Rearranging this equation will give,
${{V}_{S}}={{V}_{P}}\times \dfrac{{{N}_{S}}}{{{N}_{P}}}$
Substituting the given data in this equation will give,
$\begin{align}
  & {{V}_{S}}=200V\times \dfrac{1000}{500} \\
 & \,{{V}_{S}}=400V \\
\end{align}$
As there is a load resistance $100\Omega $ placed in the secondary circuit, the current in the secondary circuit is given as,
${{i}_{S}}=\dfrac{{{V}_{S}}}{{{R}_{S}}}=\dfrac{400V}{100\Omega }=4A$
As we know, the input power and the output power in an ideal transformer is equivalent.
Therefore
${{V}_{S}}\times {{i}_{S}}={{V}_{p}}\times {{i}_{p}}$
From this relation, we can obtain the current flowing in the primary coil,
That is given by rearranging these equations,
${{i}_{p}}=\dfrac{{{V}_{S}}}{{{V}_{p}}}\times {{i}_{S}}$
Substituting the value in this equation will give,
${{i}_{p}}=\dfrac{400V}{200V}\times 4A$
Simplifying this equation will give,
${{i}_{p}}=2\times 4A=8A$
Therefore the correct answer is given as option C.
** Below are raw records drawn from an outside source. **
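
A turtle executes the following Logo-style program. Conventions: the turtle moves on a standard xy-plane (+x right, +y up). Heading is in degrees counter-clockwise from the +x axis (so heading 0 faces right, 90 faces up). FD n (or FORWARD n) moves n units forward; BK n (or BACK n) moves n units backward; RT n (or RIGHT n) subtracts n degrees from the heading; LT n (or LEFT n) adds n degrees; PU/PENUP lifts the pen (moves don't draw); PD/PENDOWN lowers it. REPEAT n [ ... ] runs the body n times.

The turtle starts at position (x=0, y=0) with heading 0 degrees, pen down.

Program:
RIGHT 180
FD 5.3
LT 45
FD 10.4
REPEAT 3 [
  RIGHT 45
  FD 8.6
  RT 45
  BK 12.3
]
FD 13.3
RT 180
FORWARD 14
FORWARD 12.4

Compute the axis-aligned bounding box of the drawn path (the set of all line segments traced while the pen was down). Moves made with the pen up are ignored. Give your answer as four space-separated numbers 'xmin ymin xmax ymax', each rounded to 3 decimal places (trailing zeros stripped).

Executing turtle program step by step:
Start: pos=(0,0), heading=0, pen down
RT 180: heading 0 -> 180
FD 5.3: (0,0) -> (-5.3,0) [heading=180, draw]
LT 45: heading 180 -> 225
FD 10.4: (-5.3,0) -> (-12.654,-7.354) [heading=225, draw]
REPEAT 3 [
  -- iteration 1/3 --
  RT 45: heading 225 -> 180
  FD 8.6: (-12.654,-7.354) -> (-21.254,-7.354) [heading=180, draw]
  RT 45: heading 180 -> 135
  BK 12.3: (-21.254,-7.354) -> (-12.556,-16.051) [heading=135, draw]
  -- iteration 2/3 --
  RT 45: heading 135 -> 90
  FD 8.6: (-12.556,-16.051) -> (-12.556,-7.451) [heading=90, draw]
  RT 45: heading 90 -> 45
  BK 12.3: (-12.556,-7.451) -> (-21.254,-16.149) [heading=45, draw]
  -- iteration 3/3 --
  RT 45: heading 45 -> 0
  FD 8.6: (-21.254,-16.149) -> (-12.654,-16.149) [heading=0, draw]
  RT 45: heading 0 -> 315
  BK 12.3: (-12.654,-16.149) -> (-21.351,-7.451) [heading=315, draw]
]
FD 13.3: (-21.351,-7.451) -> (-11.947,-16.856) [heading=315, draw]
RT 180: heading 315 -> 135
FD 14: (-11.947,-16.856) -> (-21.846,-6.956) [heading=135, draw]
FD 12.4: (-21.846,-6.956) -> (-30.614,1.812) [heading=135, draw]
Final: pos=(-30.614,1.812), heading=135, 11 segment(s) drawn

Segment endpoints: x in {-30.614, -21.846, -21.351, -21.254, -12.654, -12.654, -12.556, -12.556, -11.947, -5.3, 0}, y in {-16.856, -16.149, -16.149, -16.051, -7.451, -7.354, -7.354, -6.956, 0, 0, 1.812}
xmin=-30.614, ymin=-16.856, xmax=0, ymax=1.812

Answer: -30.614 -16.856 0 1.812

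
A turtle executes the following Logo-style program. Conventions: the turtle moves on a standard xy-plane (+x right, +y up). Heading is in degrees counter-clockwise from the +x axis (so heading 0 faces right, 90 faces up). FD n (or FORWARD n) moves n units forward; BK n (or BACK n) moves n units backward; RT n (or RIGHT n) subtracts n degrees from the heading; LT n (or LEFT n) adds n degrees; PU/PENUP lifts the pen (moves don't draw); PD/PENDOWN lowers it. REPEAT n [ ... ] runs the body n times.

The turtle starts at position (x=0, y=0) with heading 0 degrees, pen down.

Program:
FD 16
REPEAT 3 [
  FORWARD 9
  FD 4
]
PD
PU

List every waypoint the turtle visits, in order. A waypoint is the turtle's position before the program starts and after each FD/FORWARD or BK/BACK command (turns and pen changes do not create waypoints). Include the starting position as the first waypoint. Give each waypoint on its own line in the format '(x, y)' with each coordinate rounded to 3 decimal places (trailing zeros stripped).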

Note: A transformer is basically electrical equipment used to convert the electrical energy from one electrical circuit to the other. Transformers are helpful in increasing low AC voltages or decreasing high AC voltages. These are known as step-up transformers and step down transformers respectively.